We’re going to give it a few more years. Well, ASML not very happy with that. Marketed the technology to everybody else and a company decided to take the plunge. That company is TSMC out of Taiwan. And when we get to 2017, TSMC suddenly hits the ball out of the park and proves that EUV is ready for mass application and over the next couple of years very rapidly overtakes Intel because they have a shorter turnaround time for their chips and they can make chips with smaller nanometer sections.

It isn’t until 2022 or 2023 that Intel finally makes its first extreme ultraviolet chips. So TSMC in Taiwan has been the industry leader now for several years now. We’ve had a kind of a reverse in the roles. Now ASML, the Dutch have another another new technology called high numerical aperture, whose physics I’m not even to pretend to understand.

And they have marketed again. And this time Intel is the one that’s behind. And they’re kind of desperate and kind of hungry. And TSMC is the one that’s resting on their laurels. So the first delivery of those new machines, the high end chips, went to Intel in the second week of January of this year. And Intel expects two things.

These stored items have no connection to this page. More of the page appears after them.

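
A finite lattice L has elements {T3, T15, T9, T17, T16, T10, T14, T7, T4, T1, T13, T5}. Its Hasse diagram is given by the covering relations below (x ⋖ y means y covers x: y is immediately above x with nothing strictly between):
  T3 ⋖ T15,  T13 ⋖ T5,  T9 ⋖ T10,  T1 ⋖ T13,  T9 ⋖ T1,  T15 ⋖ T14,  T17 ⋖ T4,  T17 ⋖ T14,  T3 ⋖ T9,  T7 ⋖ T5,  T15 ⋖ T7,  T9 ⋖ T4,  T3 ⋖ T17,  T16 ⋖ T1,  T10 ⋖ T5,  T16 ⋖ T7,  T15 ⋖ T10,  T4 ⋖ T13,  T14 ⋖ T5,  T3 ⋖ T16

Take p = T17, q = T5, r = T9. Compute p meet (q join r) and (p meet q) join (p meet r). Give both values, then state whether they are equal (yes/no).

T17; T17; yes

q join r = T5, so p meet (q join r) = T17 meet T5 = T17.
p meet q = T17 and p meet r = T3, so (p meet q) join (p meet r) = T17 join T3 = T17.
Equal: yes.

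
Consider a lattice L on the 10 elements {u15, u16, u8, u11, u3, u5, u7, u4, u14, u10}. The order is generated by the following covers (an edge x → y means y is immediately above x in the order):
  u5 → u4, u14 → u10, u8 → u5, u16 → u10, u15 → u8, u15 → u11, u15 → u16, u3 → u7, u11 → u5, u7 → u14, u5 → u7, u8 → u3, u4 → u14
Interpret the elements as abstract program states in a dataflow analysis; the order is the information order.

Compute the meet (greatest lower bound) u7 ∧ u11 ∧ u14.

Common lower bounds of {u7, u11, u14}: u11, u15.
The greatest among these is u11.

u11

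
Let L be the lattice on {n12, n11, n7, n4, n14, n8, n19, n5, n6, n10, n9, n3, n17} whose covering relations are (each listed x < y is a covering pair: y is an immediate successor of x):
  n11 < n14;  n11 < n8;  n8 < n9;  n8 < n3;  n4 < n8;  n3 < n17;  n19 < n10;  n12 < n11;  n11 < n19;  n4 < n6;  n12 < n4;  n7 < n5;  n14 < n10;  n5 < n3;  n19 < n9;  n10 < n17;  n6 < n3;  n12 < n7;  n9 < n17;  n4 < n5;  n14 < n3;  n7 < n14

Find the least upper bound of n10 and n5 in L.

n17

Common upper bounds of {n10, n5}: n17.
The least among these is n17.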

Number one, they plan to overtake TSMC using the EUV technology in 2024, hoping to get down to two nanometers. Right now, the industry lead is at about three nanometers and that’s a TSMC product. And then next year they hope to leapfrog even further, provided that these new high end machines work, which will, you know, we’ll find out pretty soon.

Anyway. That’s where we are right now. In terms of the overall geopolitics, it’s pretty straightforward. Right now, 90% of all I hand chips are made by one company, TSMC, in one city in Taiwan, it’s a high concentration. But if Intel working with ASML can pull this off, all of a sudden we will have facilities in the United States that are working on the higher end stuff with some of the first facilities that are going be going online outside of Phenix and Columbus, Ohio.